Les autorités libanaises vont expulser les 6 Syriens, malgré l’avertissement d’Amnesty International !

Il y a dix jours, la nouvelle de l’enlèvement de 6 Syriens devant l’ambassade de Syrie au Liban s’est répandue, et à ce moment-là, il y avait des rapports contradictoires sur leur sort et la façon dont ils ont disparu pour être révélés plus tard, selon leur représentant, l’avocat Sablouh, qui a pu les rencontrer plus tard. Ils ont confirmé avoir reçu un appel de l’ambassade de Syrie pour recevoir leurs passeports et avant d’arriver à l’entrée de l’ambassade, ils ont été arrêtés à 50 mètres de l’ambassade, où ils ont été « aveuglés » par des personnes parlant dans un dialecte syrien, ensuite ils ont été interrogés, puis remis à l’armée libanaise suite au scandale qui a éclaté dans les médias. Ils ont ensuite été remis à la Sûreté générale libanaise, et il s’est avéré par la suite qu’ils étaient entrés subrepticement au Liban. En conséquence, les familles des détenus se sont mobilisées pour connaître leur sort et ont craint qu’ils soient déportés en Syrie, parce qu’ils sont des opposants au régime syrien, et ils risquent d’être battus et torturés.

Aujourd’hui, l’avocat Sablouh a été informé de la décision de la Sûreté générale de les expulser malgré une déclaration d’Amnesty International, où Lynn Maalouf, directrice adjointe du bureau régional pour le Moyen-Orient et l’Afrique du Nord de l’organisation, a confirmé que  » la Direction générale de la sûreté générale au Liban doit veiller à ce que ces hommes ne soient pas renvoyés par la force en Syrie, car cela pourrait mettre leur vie en danger. La détention arbitraire, les disparitions forcées et la torture sont toujours répandues en Syrie, et les affrontements armés se sont considérablement intensifiés dans certaines régions du pays au cours des derniers mois. Aucune partie de la Syrie n’est sûre pour le retour de ces hommes, et ces hommes doivent être protégés. »

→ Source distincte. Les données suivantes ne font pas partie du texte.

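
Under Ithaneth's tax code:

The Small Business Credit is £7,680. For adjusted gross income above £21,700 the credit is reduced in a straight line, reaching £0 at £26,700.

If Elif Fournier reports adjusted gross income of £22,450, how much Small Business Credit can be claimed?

£6,528

Small Business Credit: £22,450 is £750 into a £5,000 phase-out range, leaving 4,250/5,000 of the credit: £7,680 × 4,250/5,000 = £6,528.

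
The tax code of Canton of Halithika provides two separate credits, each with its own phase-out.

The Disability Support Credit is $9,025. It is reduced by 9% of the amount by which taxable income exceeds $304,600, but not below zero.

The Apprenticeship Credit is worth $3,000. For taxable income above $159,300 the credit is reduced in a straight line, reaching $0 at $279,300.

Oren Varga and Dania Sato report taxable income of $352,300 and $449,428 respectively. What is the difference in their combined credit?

Oren ($352,300): Disability Support Credit: 9% of the $47,700 excess over $304,600 is $4,293; credit = $9,025 − $4,293 = $4,732. Apprenticeship Credit: $352,300 is at or above $279,300, so the credit is $0. total $4,732 + $0 = $4,732
Dania ($449,428): Disability Support Credit: 9% of the $144,828 excess over $304,600 is $13,034.52 ≥ base, so the credit is $0. Apprenticeship Credit: $449,428 is at or above $279,300, so the credit is $0. total $0 + $0 = $0
Difference: |$4,732 − $0| = $4,732.

$4,732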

Quant à leur avocat, l’avocat Sablouh, il a demandé au juge Oweidat de ne pas les expulser, car cela viole la Convention contre la torture et les lois libanaises et pourrait les exposer au risque de torture et de mort en Syrie. Ils doivent être jugés pour le crime qu’ils ont commis, pour leur entrée illégale sur le territoire libanais, conformément aux lois en vigueur.